[Updated: 9/16/2005 7:22PM] Now that Firefox has become the first viable contender to Microsoft Internet Explorer in years, its popularity has brought with it some unwanted attention. Last week's premature disclosure of a zero-day Firefox exploit came a few weeks after a zero-day exploit for Internet Explorer appeared on the Internet. Firefox not only has more vulnerabilities per month than Internet Explorer, but it is now surpassing Internet Explorer for the number of exploits available for public download in recent months.

:source: Source: http://blogs.zdnet.com/Ou/

Mozilla has reacted to a Symantec report issued on Monday which said serious vulnerabilities were being found in Mozilla's browsers faster than in Microsoft's Internet Explorer. The study was conducted over the first six months of 2005.

Tristan Nitot, president of Mozilla Europe, hit back by claiming on Monday that when a vulnerability is found Mozilla's "ability to react, find a solution and put it into the user's hands is better than Microsoft."

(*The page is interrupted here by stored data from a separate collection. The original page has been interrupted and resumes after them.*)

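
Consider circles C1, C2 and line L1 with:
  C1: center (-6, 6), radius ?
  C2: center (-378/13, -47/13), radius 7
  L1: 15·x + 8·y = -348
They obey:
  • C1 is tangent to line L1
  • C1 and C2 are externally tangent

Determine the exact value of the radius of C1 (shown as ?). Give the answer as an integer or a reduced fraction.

1. [C1‖L1]  r_C1² − 324 = 0  ⇒  r_C1 = 18 (r>0 drops 1)
2. [ext C1·C2]  r_C1² + 14r_C1 − 576 = 0  ⇒  r_C1 = 18 (r>0 drops 1)

18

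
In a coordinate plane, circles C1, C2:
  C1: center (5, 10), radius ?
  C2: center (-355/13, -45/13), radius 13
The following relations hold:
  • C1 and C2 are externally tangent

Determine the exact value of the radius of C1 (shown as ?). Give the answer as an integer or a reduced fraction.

22

1. [ext C1·C2]  r_C1² + 26r_C1 − 1056 = 0  ⇒  r_C1 = 22 (r>0 drops 1)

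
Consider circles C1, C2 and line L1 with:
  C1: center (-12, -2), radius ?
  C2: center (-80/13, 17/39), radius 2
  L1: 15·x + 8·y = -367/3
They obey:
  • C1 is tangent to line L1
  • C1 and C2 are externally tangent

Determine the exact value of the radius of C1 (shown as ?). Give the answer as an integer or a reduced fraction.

1. [C1‖L1]  r_C1² − 169/9 = 0  ⇒  r_C1 = 13/3 (r>0 drops 1)
2. [ext C1·C2]  r_C1² + 4r_C1 − 325/9 = 0  ⇒  r_C1 = 13/3 (r>0 drops 1)

13/3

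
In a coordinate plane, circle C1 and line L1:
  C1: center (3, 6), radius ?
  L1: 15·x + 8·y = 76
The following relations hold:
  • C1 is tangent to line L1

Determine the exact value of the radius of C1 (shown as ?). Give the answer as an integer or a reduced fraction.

1

1. [C1‖L1]  r_C1² − 1 = 0  ⇒  r_C1 = 1 (r>0 drops 1)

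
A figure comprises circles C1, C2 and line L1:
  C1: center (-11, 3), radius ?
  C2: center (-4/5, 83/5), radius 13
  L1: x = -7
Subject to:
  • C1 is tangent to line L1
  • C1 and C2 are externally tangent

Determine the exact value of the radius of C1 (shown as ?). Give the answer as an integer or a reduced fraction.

1. [C1‖L1]  r_C1² − 16 = 0  ⇒  r_C1 = 4 (r>0 drops 1)
2. [ext C1·C2]  r_C1² + 26r_C1 − 120 = 0  ⇒  r_C1 = 4 (r>0 drops 1)

4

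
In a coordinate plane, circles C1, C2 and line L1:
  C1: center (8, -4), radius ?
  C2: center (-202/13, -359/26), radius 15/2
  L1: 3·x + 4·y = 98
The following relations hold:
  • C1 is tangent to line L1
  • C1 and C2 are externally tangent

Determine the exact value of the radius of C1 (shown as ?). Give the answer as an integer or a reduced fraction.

1. [C1‖L1]  r_C1² − 324 = 0  ⇒  r_C1 = 18 (r>0 drops 1)
2. [ext C1·C2]  r_C1² + 15r_C1 − 594 = 0  ⇒  r_C1 = 18 (r>0 drops 1)

18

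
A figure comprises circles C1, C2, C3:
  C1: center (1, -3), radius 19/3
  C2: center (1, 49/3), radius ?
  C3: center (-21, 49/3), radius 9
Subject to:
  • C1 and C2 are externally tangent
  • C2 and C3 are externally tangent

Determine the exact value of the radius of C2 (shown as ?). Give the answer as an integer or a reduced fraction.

1. [ext C1·C2]  r_C2² + (38/3)r_C2 − 1001/3 = 0  ⇒  r_C2 = 13 (r>0 drops 1)
2. [ext C2·C3]  r_C2² + 18r_C2 − 403 = 0  ⇒  r_C2 = 13 (r>0 drops 1)

13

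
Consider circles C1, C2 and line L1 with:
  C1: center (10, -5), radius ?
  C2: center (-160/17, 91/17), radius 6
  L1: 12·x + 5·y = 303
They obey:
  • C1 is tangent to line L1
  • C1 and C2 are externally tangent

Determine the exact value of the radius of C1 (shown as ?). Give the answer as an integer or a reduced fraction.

1. [C1‖L1]  r_C1² − 256 = 0  ⇒  r_C1 = 16 (r>0 drops 1)
2. [ext C1·C2]  r_C1² + 12r_C1 − 448 = 0  ⇒  r_C1 = 16 (r>0 drops 1)

16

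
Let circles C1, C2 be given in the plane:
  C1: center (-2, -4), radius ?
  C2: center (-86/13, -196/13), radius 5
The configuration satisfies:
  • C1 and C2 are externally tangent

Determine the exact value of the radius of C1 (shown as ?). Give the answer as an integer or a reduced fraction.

1. [ext C1·C2]  r_C1² + 10r_C1 − 119 = 0  ⇒  r_C1 = 7 (r>0 drops 1)

7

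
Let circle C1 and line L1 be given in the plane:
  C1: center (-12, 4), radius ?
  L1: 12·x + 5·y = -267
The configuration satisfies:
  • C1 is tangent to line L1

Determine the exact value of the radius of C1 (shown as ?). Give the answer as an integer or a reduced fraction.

11

1. [C1‖L1]  r_C1² − 121 = 0  ⇒  r_C1 = 11 (r>0 drops 1)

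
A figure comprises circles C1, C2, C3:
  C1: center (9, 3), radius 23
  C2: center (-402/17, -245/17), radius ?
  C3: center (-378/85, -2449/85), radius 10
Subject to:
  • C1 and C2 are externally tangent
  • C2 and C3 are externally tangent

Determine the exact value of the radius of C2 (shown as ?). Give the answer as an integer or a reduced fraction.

14

1. [ext C1·C2]  r_C2² + 46r_C2 − 840 = 0  ⇒  r_C2 = 14 (r>0 drops 1)
2. [ext C2·C3]  r_C2² + 20r_C2 − 476 = 0  ⇒  r_C2 = 14 (r>0 drops 1)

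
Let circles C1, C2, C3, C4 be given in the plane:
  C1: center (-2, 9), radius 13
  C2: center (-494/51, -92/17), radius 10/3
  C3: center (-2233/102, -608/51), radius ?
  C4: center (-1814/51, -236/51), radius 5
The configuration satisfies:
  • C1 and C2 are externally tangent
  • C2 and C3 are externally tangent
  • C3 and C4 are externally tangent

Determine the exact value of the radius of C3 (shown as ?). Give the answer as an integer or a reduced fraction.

1. [ext C2·C3]  r_C3² + (20/3)r_C3 − 721/4 = 0  ⇒  r_C3 = 21/2 (r>0 drops 1)
2. [ext C3·C4]  r_C3² + 10r_C3 − 861/4 = 0  ⇒  r_C3 = 21/2 (r>0 drops 1)

21/2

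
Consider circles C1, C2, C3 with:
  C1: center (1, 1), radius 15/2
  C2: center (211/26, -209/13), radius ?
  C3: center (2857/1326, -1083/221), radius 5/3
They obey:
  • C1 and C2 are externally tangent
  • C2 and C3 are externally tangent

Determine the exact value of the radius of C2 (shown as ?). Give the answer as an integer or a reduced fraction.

11

1. [ext C1·C2]  r_C2² + 15r_C2 − 286 = 0  ⇒  r_C2 = 11 (r>0 drops 1)
2. [ext C2·C3]  r_C2² + (10/3)r_C2 − 473/3 = 0  ⇒  r_C2 = 11 (r>0 drops 1)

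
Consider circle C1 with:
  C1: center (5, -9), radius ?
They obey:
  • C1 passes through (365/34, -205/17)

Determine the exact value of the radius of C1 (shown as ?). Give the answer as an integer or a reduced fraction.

1. [C1∋P]  r_C1² − 169/4 = 0  ⇒  r_C1 = 13/2 (r>0 drops 1)

13/2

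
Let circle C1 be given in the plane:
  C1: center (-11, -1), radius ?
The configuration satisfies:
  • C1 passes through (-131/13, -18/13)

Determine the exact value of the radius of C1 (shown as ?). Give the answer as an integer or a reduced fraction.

1. [C1∋P]  r_C1² − 1 = 0  ⇒  r_C1 = 1 (r>0 drops 1)

1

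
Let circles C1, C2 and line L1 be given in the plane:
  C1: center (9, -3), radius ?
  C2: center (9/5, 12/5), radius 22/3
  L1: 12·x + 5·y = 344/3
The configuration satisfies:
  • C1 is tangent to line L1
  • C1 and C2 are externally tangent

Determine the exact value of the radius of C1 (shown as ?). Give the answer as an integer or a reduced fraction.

5/3

1. [C1‖L1]  r_C1² − 25/9 = 0  ⇒  r_C1 = 5/3 (r>0 drops 1)
2. [ext C1·C2]  r_C1² + (44/3)r_C1 − 245/9 = 0  ⇒  r_C1 = 5/3 (r>0 drops 1)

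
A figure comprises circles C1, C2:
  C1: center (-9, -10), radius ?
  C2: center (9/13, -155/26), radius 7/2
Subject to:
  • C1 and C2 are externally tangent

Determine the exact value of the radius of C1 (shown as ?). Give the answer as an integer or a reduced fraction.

7

1. [ext C1·C2]  r_C1² + 7r_C1 − 98 = 0  ⇒  r_C1 = 7 (r>0 drops 1)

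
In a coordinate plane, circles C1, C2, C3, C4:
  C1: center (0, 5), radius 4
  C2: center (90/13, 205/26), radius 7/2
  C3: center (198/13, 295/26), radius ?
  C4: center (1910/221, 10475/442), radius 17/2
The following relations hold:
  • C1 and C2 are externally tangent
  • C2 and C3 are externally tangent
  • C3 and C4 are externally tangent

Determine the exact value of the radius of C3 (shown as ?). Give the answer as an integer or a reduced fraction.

11/2

1. [ext C2·C3]  r_C3² + 7r_C3 − 275/4 = 0  ⇒  r_C3 = 11/2 (r>0 drops 1)
2. [ext C3·C4]  r_C3² + 17r_C3 − 495/4 = 0  ⇒  r_C3 = 11/2 (r>0 drops 1)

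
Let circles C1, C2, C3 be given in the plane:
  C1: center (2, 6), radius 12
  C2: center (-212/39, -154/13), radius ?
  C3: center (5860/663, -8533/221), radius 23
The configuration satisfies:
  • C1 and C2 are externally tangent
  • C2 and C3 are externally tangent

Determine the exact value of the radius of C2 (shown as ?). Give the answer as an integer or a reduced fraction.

1. [ext C1·C2]  r_C2² + 24r_C2 − 2068/9 = 0  ⇒  r_C2 = 22/3 (r>0 drops 1)
2. [ext C2·C3]  r_C2² + 46r_C2 − 3520/9 = 0  ⇒  r_C2 = 22/3 (r>0 drops 1)

22/3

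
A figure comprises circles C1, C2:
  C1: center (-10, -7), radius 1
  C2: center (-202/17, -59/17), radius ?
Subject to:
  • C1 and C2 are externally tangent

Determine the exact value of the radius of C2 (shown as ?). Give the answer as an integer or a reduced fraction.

1. [ext C1·C2]  r_C2² + 2r_C2 − 15 = 0  ⇒  r_C2 = 3 (r>0 drops 1)

3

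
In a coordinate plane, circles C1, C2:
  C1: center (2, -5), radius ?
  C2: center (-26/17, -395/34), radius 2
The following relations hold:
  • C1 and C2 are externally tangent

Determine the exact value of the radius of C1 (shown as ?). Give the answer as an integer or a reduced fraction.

11/2

1. [ext C1·C2]  r_C1² + 4r_C1 − 209/4 = 0  ⇒  r_C1 = 11/2 (r>0 drops 1)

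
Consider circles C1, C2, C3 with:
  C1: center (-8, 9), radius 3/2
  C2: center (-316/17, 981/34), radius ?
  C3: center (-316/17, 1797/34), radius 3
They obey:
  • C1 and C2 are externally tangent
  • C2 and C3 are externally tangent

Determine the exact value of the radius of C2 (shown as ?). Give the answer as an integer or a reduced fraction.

1. [ext C1·C2]  r_C2² + 3r_C2 − 504 = 0  ⇒  r_C2 = 21 (r>0 drops 1)
2. [ext C2·C3]  r_C2² + 6r_C2 − 567 = 0  ⇒  r_C2 = 21 (r>0 drops 1)

21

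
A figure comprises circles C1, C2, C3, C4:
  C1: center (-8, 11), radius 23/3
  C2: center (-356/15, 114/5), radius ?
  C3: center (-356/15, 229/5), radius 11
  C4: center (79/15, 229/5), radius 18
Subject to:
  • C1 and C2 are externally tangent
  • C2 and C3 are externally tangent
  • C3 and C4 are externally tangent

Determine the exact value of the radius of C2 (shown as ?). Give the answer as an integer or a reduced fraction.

12

1. [ext C1·C2]  r_C2² + (46/3)r_C2 − 328 = 0  ⇒  r_C2 = 12 (r>0 drops 1)
2. [ext C2·C3]  r_C2² + 22r_C2 − 408 = 0  ⇒  r_C2 = 12 (r>0 drops 1)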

He also argued that, according to security company Secunia's statistics, the Microsoft vulnerabilities were more critical, and had been so over a longer timescale. In the period 2003 to 2005 Secunia have issued 22 security advisories regarding Firefox 1.x, and rate it as "less critical". In the same period Microsoft Internet Explorer 6.x had 85 Secunia advisories, and is rated as "highly critical".

Nitot likened the differences between Firefox and IE vulnerabilities as being like injuries: "Which would you prefer, to have a broken finger, or your head ripped off?"

:source: Source: ZDNet UK (http://news.zdnet.co.uk/0,39020330,39219186,00.htm)

He also argued that, according to security company Secunia's statistics, the Microsoft vulnerabilities were more critical, and had been so over a longer timescale. In the period 2003 to 2005 Secunia have issued 22 security advisories regarding Firefox 1.x, and rate it as "less critical". In the same period Microsoft Internet Explorer 6.x had 85 Secunia advisories, and is rated as "highly critical".



That guy is not telling us everything, when he says they are rated "less critical".


See where it says Extremely Critical (//secunia.com/product/4227/)

So there are some that are indeed highly important to fix.

I can't stand IE as much as the next person, but people need to be made aware of these things so they don't float around on this "my browser is safe" bubble.

Edit: From Secunia's website, a bit down the page more:

Breakdown of the ratings (//secunia.com/graph/?type=cri&period=all&prod=4227)

17% haven't even been patched yet.


Complete Breakdown of what the issues affect (//secunia.com/graph/?type=imp&period=all&prod=4227)

Of course none is safe.
And as they get more popular more and more people are going to be finding ways to make it vulnerable.

But firefox's problems are cured within hours or days of when the problem is found, which it could take weeks for microsoft...

So firefox is still safer than IE in my opinion.

Of course none is safe.
And as they get more popular more and more people are going to be finding ways to make it vulnerable.

I don't ever deny, or dispute this.


But firefox's problems are cured within hours or days of when the problem is found, which it could take weeks for microsoft...


That is where my dispute lies. If you look at the facts, this is not completely accurate.

And, people need to be made aware of the updates as more and more users are added.

Symantec: Mozilla browsers more vulnerable than IE :

http://news.zdnet.com/2100-1009_22-5873273.html


Oh by the way I'll take my chances with FF . :)

In that report, it says that Symantec only take into account the flaws acknowledged by the vendor.

There are a further nineteen security issues that MS have to deal with regarding IE, compared to just three for Mozilla.

Maybe next month's article by Symantec will tell an entirely different story.